I've never had any issues with All Balls bearings, FWIW.

Motorcycle wheel bearings are standardized metric industrial bearings made for massive loads and speeds of tens of thousands of RPM. They are understressed by a factor of ten when used in motorcycle wheels. The Chinese ones are fine if you know what you're doing.


I don't think anyone has ever seen a motorcycle wheel bearing that just plain wore out. They fail from two causes:

- Seal failure; water and dirt intrusion. On vintage bikes, the right front wheel bearing is often a rusty mess because that's the one most exposed to weather and rain for 30 years behind Grandma's shed. Pressure washing or just plain washing with a jet of water can also force water into a bearing; only takes a few drops to cause problems.
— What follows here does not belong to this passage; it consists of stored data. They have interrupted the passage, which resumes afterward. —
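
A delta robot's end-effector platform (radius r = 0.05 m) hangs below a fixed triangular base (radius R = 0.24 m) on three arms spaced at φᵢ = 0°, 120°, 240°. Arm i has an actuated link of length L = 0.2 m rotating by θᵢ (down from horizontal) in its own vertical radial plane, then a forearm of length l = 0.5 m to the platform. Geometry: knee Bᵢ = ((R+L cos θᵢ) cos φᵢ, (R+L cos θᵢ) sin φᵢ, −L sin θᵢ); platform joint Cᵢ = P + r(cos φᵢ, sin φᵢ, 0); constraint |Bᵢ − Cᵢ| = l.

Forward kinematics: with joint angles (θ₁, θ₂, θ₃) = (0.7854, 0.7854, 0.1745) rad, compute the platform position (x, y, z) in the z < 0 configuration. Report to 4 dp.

(-0.0528, -0.0914, -0.4480)

S1 = (0.3314·cos0.0°, 0.3314·sin0.0°, -0.1414) = (0.3314, 0.0000, -0.1414)
S2 = (0.3314·cos120.0°, 0.3314·sin120.0°, -0.1414) = (-0.1657, 0.2870, -0.1414)
arm 3 at φ=240.0°: ρ3 = 0.3870;  S3 = (-0.1935, -0.3351, -0.0347)
subtract pairs → two planes through P
linear system: -0.9943x+0.5740y = 0.0000−0.0000z; -1.0498x+-0.6702y = 0.0211−0.2134z
det = 1.2690;  x = -0.0095+0.0965z,  y = -0.0165+0.1672z
sphere 1 gives Az²+Bz+C=0 with A=1.0373, B=0.2115, C=-0.1135;  B²−4AC=0.5155;  roots -0.4480, 0.2442;  negative root z = -0.4480
x = -0.0528, y = -0.0914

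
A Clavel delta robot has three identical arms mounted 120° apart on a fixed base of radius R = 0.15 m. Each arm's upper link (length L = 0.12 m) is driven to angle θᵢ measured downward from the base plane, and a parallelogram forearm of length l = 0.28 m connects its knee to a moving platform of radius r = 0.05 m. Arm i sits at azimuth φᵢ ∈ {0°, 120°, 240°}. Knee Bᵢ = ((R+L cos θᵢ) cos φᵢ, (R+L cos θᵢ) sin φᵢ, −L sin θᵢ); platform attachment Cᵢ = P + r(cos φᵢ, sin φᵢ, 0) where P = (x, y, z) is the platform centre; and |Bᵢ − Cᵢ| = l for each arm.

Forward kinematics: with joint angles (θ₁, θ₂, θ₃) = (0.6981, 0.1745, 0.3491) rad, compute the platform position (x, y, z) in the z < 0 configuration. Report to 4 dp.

φ1=0.0°: virtual centre (0.1919, 0.0000, -0.0771), radius l
arm 2 at φ=120.0°: (R−r)+L cos θ2 = 0.2182;  centre 2 = (-0.1091, 0.1889, -0.0208)
centre 3 = (0.2128·cos240.0°, 0.2128·sin240.0°, -0.0410) = (-0.1064, -0.1843, -0.0410)
eliminate P² terms by subtracting sphere 1 from 2 and 3
[-0.6020 0.3779 0.1126]·P = 0.0052;  [-0.5966 -0.3685 0.0722]·P = 0.0042
Cramer: x(z) = -0.0078+0.1537z;  y(z) = 0.0014-0.0530z
sphere 1 gives Az²+Bz+C=0 with A=1.0264, B=0.0927, C=-0.0325;  B²−4AC=0.1422;  roots -0.2288, 0.1385;  negative root z = -0.2288
x = -0.0430, y = 0.0135

(-0.0430, 0.0135, -0.2288)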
- Improper installation; usually this is numpties who bash them in with a claw hammer and shock the inner races. On many bikes, you have to read the installation procedure carefully to ensure you're not side-loading the bearing; some are supposed to be installed just until they touch the spacer, not just bashed until they bottom out in the bore.

Improper installation also includes worried types who remove one seal and stuff in additional grease on the mistaken theory that the glob of grease from the manufacturer "seems" inadequate (never mind that the grease fill and type is carefully calculated by professional engineers...).
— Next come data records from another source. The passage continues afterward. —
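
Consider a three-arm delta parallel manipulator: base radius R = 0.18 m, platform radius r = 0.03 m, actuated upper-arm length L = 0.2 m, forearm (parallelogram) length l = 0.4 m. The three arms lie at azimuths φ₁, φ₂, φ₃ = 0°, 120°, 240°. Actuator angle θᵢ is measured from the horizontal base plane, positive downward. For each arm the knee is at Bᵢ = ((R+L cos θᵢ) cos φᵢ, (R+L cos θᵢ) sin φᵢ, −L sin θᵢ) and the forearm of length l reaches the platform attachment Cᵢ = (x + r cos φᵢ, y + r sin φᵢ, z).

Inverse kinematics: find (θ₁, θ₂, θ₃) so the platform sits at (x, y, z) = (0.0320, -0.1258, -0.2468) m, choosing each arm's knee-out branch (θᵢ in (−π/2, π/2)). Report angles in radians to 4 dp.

rotate P by −φ1: (0.0320, -0.1258, -0.2468)
  A=0.1180, B=-0.2468, C=(l²−L²−A²−y'²−z²)/(2L)=0.0734
  √(A²+B²)=0.2736;  θ1 = -1.1248+1.2993 ≈ 0.1745
φ2=120.0° → target in arm frame (-0.1249, 0.0352)
  A cos θ + B sin θ = C:  0.2749·cos θ + -0.2468·sin θ = -0.0444
  √(A²+B²)=0.3695;  θ2 = -0.7315+1.6911 ≈ 0.9596
arm 3 (φ=240.0°): x'=0.0929, y'=0.0906
  A=0.0571, B=-0.2468, C=(l²−L²−A²−y'²−z²)/(2L)=0.1191
  √(A²+B²)=0.2533;  θ3 = -1.3436+1.0815 ≈ -0.2621

θ₁ = 0.1745, θ₂ = 0.9596, θ₃ = -0.2621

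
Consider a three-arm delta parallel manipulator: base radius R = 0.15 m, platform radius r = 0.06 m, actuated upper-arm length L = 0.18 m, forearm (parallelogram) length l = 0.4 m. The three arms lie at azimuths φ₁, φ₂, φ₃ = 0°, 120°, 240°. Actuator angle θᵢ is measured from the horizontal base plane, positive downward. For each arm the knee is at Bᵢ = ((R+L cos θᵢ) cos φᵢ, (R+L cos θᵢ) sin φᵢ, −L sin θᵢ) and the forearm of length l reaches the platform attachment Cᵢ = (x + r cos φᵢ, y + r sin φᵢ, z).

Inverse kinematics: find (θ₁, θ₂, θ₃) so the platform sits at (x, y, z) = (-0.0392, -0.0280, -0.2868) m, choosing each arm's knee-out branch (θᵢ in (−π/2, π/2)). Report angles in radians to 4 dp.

θ₁ = 0.1746, θ₂ = -0.0001, θ₃ = -0.2623

rotate P by −φ1: (-0.0392, -0.0280, -0.2868)
  A cos θ + B sin θ = C:  0.1292·cos θ + -0.2868·sin θ = 0.0774
  θ1 = atan2(B,A) + arccos(C/0.3146) = 0.1746
rotate P by −φ2: (-0.0046, 0.0479, -0.2868)
  A=0.0946, B=-0.2868, C=(l²−L²−A²−y'²−z²)/(2L)=0.0947
  γ=atan2(-0.2868,0.0946)=-1.2520;  ψ=arccos(0.3135)=1.2519;  θ2=γ+ψ≈-0.0001
arm 3 (φ=240.0°): x'=0.0438, y'=-0.0199
  A cos θ + B sin θ = C:  0.0462·cos θ + -0.2868·sin θ = 0.1189
  γ=atan2(-0.2868,0.0462)=-1.4112;  ψ=arccos(0.4094)=1.1490;  θ3=γ+ψ≈-0.2623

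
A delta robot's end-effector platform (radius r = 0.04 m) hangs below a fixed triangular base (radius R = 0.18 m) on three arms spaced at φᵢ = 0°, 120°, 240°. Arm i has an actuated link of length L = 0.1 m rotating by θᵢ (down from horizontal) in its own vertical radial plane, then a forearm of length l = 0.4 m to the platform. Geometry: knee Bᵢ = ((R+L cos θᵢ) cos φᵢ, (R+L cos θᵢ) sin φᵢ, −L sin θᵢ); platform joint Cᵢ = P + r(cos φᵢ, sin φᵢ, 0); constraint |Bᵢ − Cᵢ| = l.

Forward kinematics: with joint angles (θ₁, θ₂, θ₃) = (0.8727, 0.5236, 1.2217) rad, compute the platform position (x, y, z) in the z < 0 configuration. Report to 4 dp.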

Added grease by itself doesn't cause a huge issue in wheel bearing use, since they don't really spin fast enough to get hot, but removing the seal always damages it. Plus, you can have issues with incompatible grease chemistries. And it's messy; some of the added grease will make its way out of the bearing, and if the damaged seal is on the outside it will admit contaminants sooner or later.

The one exception may be adventuresome types who regularly enter deep water crossings; in this case, stuffing the bearing with grease can help keep water out a bit longer.



The stock bearings have a seal on one side because Suzuki somehow saved a tenth of a penny using these. There's no reason to remove the inner seal when installing fresh bearings with two seals.